Jaime Bouldin is president of Collegiate Child Sponsorship, which pools money to sponsor children around the world.
Jaime Bouldin looks back on a part of his childhood that simultaneously inspired and let him down.
“I remember growing up and seeing these commercials,” he said, “and you see this old guy holding up a child, and the child’s like, ‘I’m hungry,’ and then you hear, ‘A dollar a day could save this child.’”
Bouldin, a senior criminal justice major, is president of the Collegiate Child Sponsorship, a pilot college branch of Save the Children, an organization with similar commercials that many have seen throughout the years. Bouldin said CCS chose to work with Save the Children as opposed to others because of its transparency with the money it receives.
“We get saturated with these images, and then we hear these terrible stories of organizations that abuse this privilege that so many people are giving them with their money,” he said. “And it just so happened at the same time [Save the Children was] thinking about college outreach because they’ve never done this before.”
CCS began in Fall 2009 and was started by its visionary, Temple alumnus Rasheed Kahn, when he got the OK from Save the Children to begin a partnership. Kahn and Bouldin had big ideas for CCS from the start.

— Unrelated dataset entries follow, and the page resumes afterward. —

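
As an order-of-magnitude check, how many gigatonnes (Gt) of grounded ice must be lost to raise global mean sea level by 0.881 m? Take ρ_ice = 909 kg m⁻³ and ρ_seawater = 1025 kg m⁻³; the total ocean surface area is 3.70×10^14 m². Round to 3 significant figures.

Required water volume = Δh × A = 0.881 m × 3.70×10^14 m² = 3.260×10^14 m³.
ρ_w = 1025 kg m⁻³, so the mass of water = 3.260×10^14 m³ × 1025 kg m⁻³ = 3.341×10^17 kg = 3.34×10^5 Gt (and the same mass of ice, by conservation).

≈ 3.34×10^5 Gt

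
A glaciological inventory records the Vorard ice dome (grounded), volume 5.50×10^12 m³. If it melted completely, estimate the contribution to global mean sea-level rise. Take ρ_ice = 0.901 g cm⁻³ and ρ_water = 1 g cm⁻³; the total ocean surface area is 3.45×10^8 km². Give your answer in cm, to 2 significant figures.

≈ 1.4 cm

Vorard: 5.50×10^12 m³ × (901/1000) = 4.956×10^12 m³ of water.
Spread over 3.45×10^14 m² of ocean, Δh = 4.956×10^12 / 3.45×10^14 = 0.0144 m = 1.4 cm.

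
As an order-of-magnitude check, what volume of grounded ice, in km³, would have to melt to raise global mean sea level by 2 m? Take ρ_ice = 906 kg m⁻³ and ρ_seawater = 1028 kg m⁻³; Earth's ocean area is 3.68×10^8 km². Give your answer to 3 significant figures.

Required water volume = Δh × A = 2 m × 3.68×10^14 m² = 7.360×10^14 m³ = 7.360×10^5 km³.
Ice volume = water volume × ρ_w/ρ_ice = 7.360×10^5 × 1028/906 = 8.35×10^5 km³.

≈ 8.35×10^5 km³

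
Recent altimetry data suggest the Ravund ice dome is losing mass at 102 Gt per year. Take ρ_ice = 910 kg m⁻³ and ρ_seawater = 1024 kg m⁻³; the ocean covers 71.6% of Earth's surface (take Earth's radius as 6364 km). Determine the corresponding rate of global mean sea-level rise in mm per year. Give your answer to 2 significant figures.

≈ 0.27 mm/yr

ρ_w = 1024 kg m⁻³. Annual water volume added = 102 Gt / ρ_w = 1.020×10^14 kg / 1024 kg m⁻³ = 9.961×10^10 m³.
Δh per year = 9.961×10^10 / 3.64×10^14 = 2.73×10^-4 m = 0.27 mm.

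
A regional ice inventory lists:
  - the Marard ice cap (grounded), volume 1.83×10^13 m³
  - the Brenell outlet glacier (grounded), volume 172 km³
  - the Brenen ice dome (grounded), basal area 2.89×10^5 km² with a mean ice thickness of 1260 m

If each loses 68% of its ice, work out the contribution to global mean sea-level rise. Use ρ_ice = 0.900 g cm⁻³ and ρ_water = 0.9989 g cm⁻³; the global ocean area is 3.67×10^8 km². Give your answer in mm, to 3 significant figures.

≈ 639 mm

Marard: 0.68 × 1.83×10^13 m³ × (900/998.9) = 1.121×10^13 m³ of water.
Brenell: 0.68 × 172 km³ × (900/998.9) = 105.4 km³ of water.
Brenen: ice volume = 2.89×10^5 km² × 1260 m = 3.641×10^5 km³; 0.68 × 3.641×10^5 × (900/998.9) = 2.231×10^5 km³ of water.
Total added water ≈ 2.344×10^14 m³ over 3.67×10^14 m² → Δh = 0.639 m = 639 mm.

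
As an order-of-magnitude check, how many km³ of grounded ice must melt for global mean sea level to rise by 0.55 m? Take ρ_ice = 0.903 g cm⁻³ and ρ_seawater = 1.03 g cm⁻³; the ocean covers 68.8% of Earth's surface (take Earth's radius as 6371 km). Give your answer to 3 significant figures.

Required water volume = Δh × A = 0.55 m × 3.51×10^14 m² = 1.930×10^14 m³ = 1.930×10^5 km³.
Ice volume = water volume × ρ_w/ρ_ice = 1.930×10^5 × 1030/903 = 2.20×10^5 km³.

≈ 2.20×10^5 km³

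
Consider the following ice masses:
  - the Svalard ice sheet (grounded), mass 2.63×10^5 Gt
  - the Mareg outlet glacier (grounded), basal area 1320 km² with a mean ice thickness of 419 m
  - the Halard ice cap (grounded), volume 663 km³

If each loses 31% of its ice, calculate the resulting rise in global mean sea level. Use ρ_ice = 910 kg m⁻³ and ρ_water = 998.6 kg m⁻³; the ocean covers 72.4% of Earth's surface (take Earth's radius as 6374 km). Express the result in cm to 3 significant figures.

Svalard: 0.31 × 2.63×10^5 Gt = 8.153×10^16 kg; dividing by ρ_w = 998.6 kg m⁻³ gives 8.164×10^13 m³ of water.
Mareg: ice volume = 1320 km² × 419 m = 553.1 km³; 0.31 × 553.1 × (910/998.6) = 156.2 km³ of water.
Halard: 0.31 × 663 km³ × (910/998.6) = 187.3 km³ of water.
Total added water ≈ 8.199×10^13 m³ over 3.70×10^14 m² → Δh = 0.222 m = 22.2 cm.

≈ 22.2 cm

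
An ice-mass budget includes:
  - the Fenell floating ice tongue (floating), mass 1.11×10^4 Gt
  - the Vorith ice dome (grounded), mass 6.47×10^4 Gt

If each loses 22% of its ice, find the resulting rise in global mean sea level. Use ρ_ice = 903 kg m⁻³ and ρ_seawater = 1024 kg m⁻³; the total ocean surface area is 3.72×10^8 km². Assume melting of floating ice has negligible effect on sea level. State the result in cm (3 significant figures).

≈ 3.74 cm

The Fenell floating ice tongue is floating and already displaces its own weight of water, so its melt adds essentially nothing to sea level.
Vorith: 0.22 × 6.47×10^4 Gt = 1.423×10^16 kg; dividing by ρ_w = 1024 kg m⁻³ gives 1.390×10^13 m³ of water.
Total added water ≈ 1.390×10^13 m³ over 3.72×10^14 m² → Δh = 0.0374 m = 3.74 cm.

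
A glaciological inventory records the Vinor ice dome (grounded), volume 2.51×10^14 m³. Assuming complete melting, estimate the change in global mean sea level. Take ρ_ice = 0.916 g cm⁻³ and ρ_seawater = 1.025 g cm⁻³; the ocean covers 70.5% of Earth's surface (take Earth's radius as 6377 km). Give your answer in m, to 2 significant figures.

Vinor: 2.51×10^14 m³ × (916/1025) = 2.243×10^14 m³ of water.
Spread over 3.60×10^14 m² of ocean, Δh = 2.243×10^14 / 3.60×10^14 = 0.623 m.

≈ 0.62 m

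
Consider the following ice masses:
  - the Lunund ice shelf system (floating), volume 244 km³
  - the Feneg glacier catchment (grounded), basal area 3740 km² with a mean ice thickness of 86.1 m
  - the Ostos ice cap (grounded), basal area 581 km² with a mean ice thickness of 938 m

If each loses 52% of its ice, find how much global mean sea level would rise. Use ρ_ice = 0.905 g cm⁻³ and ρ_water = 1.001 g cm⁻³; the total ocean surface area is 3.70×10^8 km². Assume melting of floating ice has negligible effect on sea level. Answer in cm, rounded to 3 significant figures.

The Lunund ice shelf system is floating and already displaces its own weight of water, so its melt adds essentially nothing to sea level.
Feneg: ice volume = 3740 km² × 86.1 m = 322.0 km³; 0.52 × 322.0 × (905/1001) = 151.4 km³ of water.
Ostos: ice volume = 581 km² × 938 m = 545.0 km³; 0.52 × 545.0 × (905/1001) = 256.2 km³ of water.
Total added water ≈ 4.076×10^11 m³ over 3.70×10^14 m² → Δh = 1.10×10^-3 m = 0.110 cm.

≈ 0.110 cm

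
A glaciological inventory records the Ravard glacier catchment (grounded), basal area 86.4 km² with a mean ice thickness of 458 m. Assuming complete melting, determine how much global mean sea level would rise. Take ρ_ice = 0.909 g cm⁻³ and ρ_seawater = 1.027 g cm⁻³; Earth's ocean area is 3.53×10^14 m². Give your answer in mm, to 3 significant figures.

≈ 0.0992 mm

Ravard: ice volume = 86.4 km² × 458 m = 39.57 km³; 39.57 × (909/1027) = 35.02 km³ of water.
Spread over 3.53×10^14 m² of ocean, Δh = 3.502×10^10 / 3.53×10^14 = 9.92×10^-5 m = 0.0992 mm.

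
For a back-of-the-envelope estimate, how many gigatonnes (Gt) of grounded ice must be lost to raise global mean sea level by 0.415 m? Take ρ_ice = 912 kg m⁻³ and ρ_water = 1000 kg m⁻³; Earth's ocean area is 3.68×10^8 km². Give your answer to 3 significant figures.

≈ 1.53×10^5 Gt

Required water volume = Δh × A = 0.415 m × 3.68×10^14 m² = 1.527×10^14 m³.
ρ_w = 1000 kg m⁻³, so the mass of water = 1.527×10^14 m³ × 1000 kg m⁻³ = 1.527×10^17 kg = 1.53×10^5 Gt (and the same mass of ice, by conservation).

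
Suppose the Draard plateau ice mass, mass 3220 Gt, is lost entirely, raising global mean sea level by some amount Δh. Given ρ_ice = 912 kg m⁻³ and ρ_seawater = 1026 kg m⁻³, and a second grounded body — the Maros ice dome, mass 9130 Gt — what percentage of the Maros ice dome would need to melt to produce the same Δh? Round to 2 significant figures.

Equal sea-level rise means equal mass of meltwater, i.e. equal mass of ice lost.
Ice mass of Draard: 3.220×10^15 kg; ice mass of Maros: 9.130×10^15 kg.
Fraction required = 3.220×10^15 / 9.130×10^15 = 0.353 → 35 %.

≈ 35 %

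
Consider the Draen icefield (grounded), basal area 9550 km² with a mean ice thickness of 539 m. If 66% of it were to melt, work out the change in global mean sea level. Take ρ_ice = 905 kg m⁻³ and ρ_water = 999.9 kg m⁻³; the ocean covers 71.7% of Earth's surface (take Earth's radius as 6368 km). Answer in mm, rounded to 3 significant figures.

Draen: ice volume = 9550 km² × 539 m = 5147 km³; 0.66 × 5147 × (905/999.9) = 3075 km³ of water.
Spread over 3.65×10^14 m² of ocean, Δh = 3.075×10^12 / 3.65×10^14 = 8.42×10^-3 m = 8.42 mm.

≈ 8.42 mm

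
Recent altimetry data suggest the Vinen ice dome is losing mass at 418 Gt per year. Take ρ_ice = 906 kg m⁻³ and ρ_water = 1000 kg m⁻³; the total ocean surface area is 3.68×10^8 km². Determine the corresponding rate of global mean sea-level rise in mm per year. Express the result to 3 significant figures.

ρ_w = 1000 kg m⁻³. Annual water volume added = 418 Gt / ρ_w = 4.180×10^14 kg / 1000 kg m⁻³ = 4.180×10^11 m³.
Δh per year = 4.180×10^11 / 3.68×10^14 = 1.14×10^-3 m = 1.14 mm.

≈ 1.14 mm/yr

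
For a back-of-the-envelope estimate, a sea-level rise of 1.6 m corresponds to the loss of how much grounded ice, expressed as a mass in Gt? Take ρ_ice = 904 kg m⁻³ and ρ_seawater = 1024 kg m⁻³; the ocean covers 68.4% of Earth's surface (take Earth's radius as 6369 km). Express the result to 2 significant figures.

≈ 5.7×10^5 Gt

Required water volume = Δh × A = 1.6 m × 3.49×10^14 m² = 5.579×10^14 m³.
ρ_w = 1024 kg m⁻³, so the mass of water = 5.579×10^14 m³ × 1024 kg m⁻³ = 5.713×10^17 kg = 5.7×10^5 Gt (and the same mass of ice, by conservation).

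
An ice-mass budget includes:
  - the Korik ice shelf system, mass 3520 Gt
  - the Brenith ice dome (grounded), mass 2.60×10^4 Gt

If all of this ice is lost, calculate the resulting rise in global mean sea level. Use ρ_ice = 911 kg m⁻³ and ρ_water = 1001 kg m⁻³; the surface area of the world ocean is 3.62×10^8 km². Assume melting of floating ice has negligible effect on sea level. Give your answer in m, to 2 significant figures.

The Korik ice shelf system is floating and already displaces its own weight of water, so its melt adds essentially nothing to sea level.
Brenith: 2.60×10^4 Gt = 2.600×10^16 kg; dividing by ρ_w = 1001 kg m⁻³ gives 2.597×10^13 m³ of water.
Total added water ≈ 2.597×10^13 m³ over 3.62×10^14 m² → Δh = 0.0718 m.

≈ 0.072 m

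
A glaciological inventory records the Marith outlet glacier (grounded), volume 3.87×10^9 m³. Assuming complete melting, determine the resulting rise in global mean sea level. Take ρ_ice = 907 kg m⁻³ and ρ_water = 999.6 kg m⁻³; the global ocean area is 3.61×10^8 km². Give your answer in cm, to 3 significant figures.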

“We built our organization upon this idea of sponsoring children,” Bouldin said, “and, by getting massive amounts of people to sponsor one child, such as the entire Temple University community, we could be sponsoring and saving a lot of lives overseas and in the United States.”
Because the organization just started, it consists of only six members who together sponsor one child. They hope to begin sponsoring more once the membership increases.
“What will happen is you specify a gender and preference of where you want the child to come from and some other options,” Bouldin said. “We told them it didn’t matter what gender it was, we just wanted the one that had the greatest need. So we ended up with a child from the Philippines.”
Bouldin said CCS’s goal is very important, especially right now, because organizations like Save the Children have been having difficulty finding child sponsors in recent years.
“What they kind of insinuated to us was that there’s a generation gap of people who sponsor,” he said. “People who do sponsor currently, they’re dying out. They’re getting old. And there really hasn’t been a follow-up. I guess there’s a sense of urgency to find the next generation of people that are going to sponsor.”
Bouldin used his previous community service experiences, such as one with a homeless outreach program called Chosen 300, as a guide for what he would like to see accomplished with CCS.
“Part of community service is to care about what’s going on in your immediate community,” he said. “When forming CCS, we knew it was important not just to focus all our efforts outwardly, globally.”
Sponsored by a number of local churches, Chosen 300 helps feed the homeless on weeknights and Sundays. Bouldin found the program through his church but continued by taking the residents of his floor at Elmira Jeffries when he was a resident assistant.
“I found it quite surprising because they were genuinely interested, and they wanted to go back,” Bouldin said. “And to this day, I see some of them with their organizations, and they’ll take their people out to Chosen 300.”
Bouldin said helping out at Chosen 300 is in many ways a learning experience because it has helped him open his mind about the world and develop empathy, which is what has driven him to dedicate so much time to CCS.
“Doing things like that, being in the actual mix of all the craziness that’s going on and being with homeless people, it’s a different experience,” he said, “and hopefully, if you come with eyes open and ears open, you’ll kind of let that seed plant in you.”